Milano - prima alla Scala
Preljocaj nella sua interpretazione attraverso il corpo e il movimento non ne ha voluto dare affatto una visione narrativa, approcciando all’opera di Schubert in senso globale, considerando il gruppo dei 24 lieder come fossero un’entità unica
di Francesca Camponero
Si è aperta con un minuto di silenzio la prima di Winterreise alla Scala in ricordo dell'etoile del passato e grande maestro, Roberto Fascilla, venuto a mancare improvvisamente il giorno prima (mercoledì 23 gennaio).
Lo spettacolo, in prima internazionale, presentava la coreografia ad opera di Angeli Preljocaj sulla più bella raccolta di lieder di Franz Schubert nonchè uno dei massimi esempi del romanticismo musicale tedesco.

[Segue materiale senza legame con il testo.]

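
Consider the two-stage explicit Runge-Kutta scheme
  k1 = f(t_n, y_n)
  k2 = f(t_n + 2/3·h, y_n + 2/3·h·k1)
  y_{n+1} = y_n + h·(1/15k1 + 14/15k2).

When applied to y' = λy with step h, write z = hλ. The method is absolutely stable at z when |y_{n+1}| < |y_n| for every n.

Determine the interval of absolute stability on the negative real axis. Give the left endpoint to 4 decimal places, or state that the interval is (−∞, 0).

(-1.6071, 0).

Set f=λy, z=hλ:
  k1=λy_n ⇒ h·k1=z·y_n;  k2=λ(1+2/3z)y_n ⇒ h·k2=z(1+2/3z)y_n
  y_{n+1}/y_n = 1 + 1/15z + 14/15z(1+2/3z) = 1 + z + 28/45z²
  ⇒ R(z) = 1 + z + 28/45z².

Solve |R(x)|<1 on ℝ⁻.
x=-1.65: |R|=1.0440
R=1: x+28/45x²=0 ⇒ x=−45/28=-1.6071; min R=1−1/(4·28/45)=0.5982>−1
Confirm numerically:
  x=-1.538: |R|=0.93383 <1
  x=-1.444: |R|=0.85342 <1
  x=-0.665: |R|=0.61016 <1
  x=-2.126: |R|=1.68637 >1
  x=-1.806: |R|=1.22346 >1
Interval (-1.6071, 0).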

Raccolta contraddistinta da intensità e senso drammatico che supera di gran lunga altri lavori del musicista viennese in cui è presente una grande sensazione di angoscia, solitudine, disperazione che sfociano in un pessimismo cosmico che guida il protagonista dei testi di Muller alla morte.
Il famoso coreografo francese però nella sua interpretazione attraverso il corpo e il movimento non ne ha voluto dare affatto una visione narrativa, approcciando all’opera di Schubert in senso globale, considerando il gruppo dei 24 lieder come fossero un’entità unica.
Preljocaj si è avvalso della partitura musicale del pianoforte, affiancata da quella della voce, che come da lui affermato produce naturalmente degli spazi vuoti, dei silenzi, che per lui sono fondamentali e di cui ne sente la necessità. Sul palco 12 danzatori dell’organico scaligero scelti accuratamente per la loro precisione, energia e sensibilità. 12 danzatori dotati anche di corpi in grado di esprimersi secondo canoni di modernità, in termini di presenza scenica, di stile intepretativo più libero, senza stereotipi. 12 danzatori stupendi che hanno dato la giusta intepretazione al linguaggio di Preljocaj in questo caso più difficile che in altri, tanto da offrire un prodotto eccessivamente sofisticato solo per pochi eletti, proprio come lo è la musica da camera.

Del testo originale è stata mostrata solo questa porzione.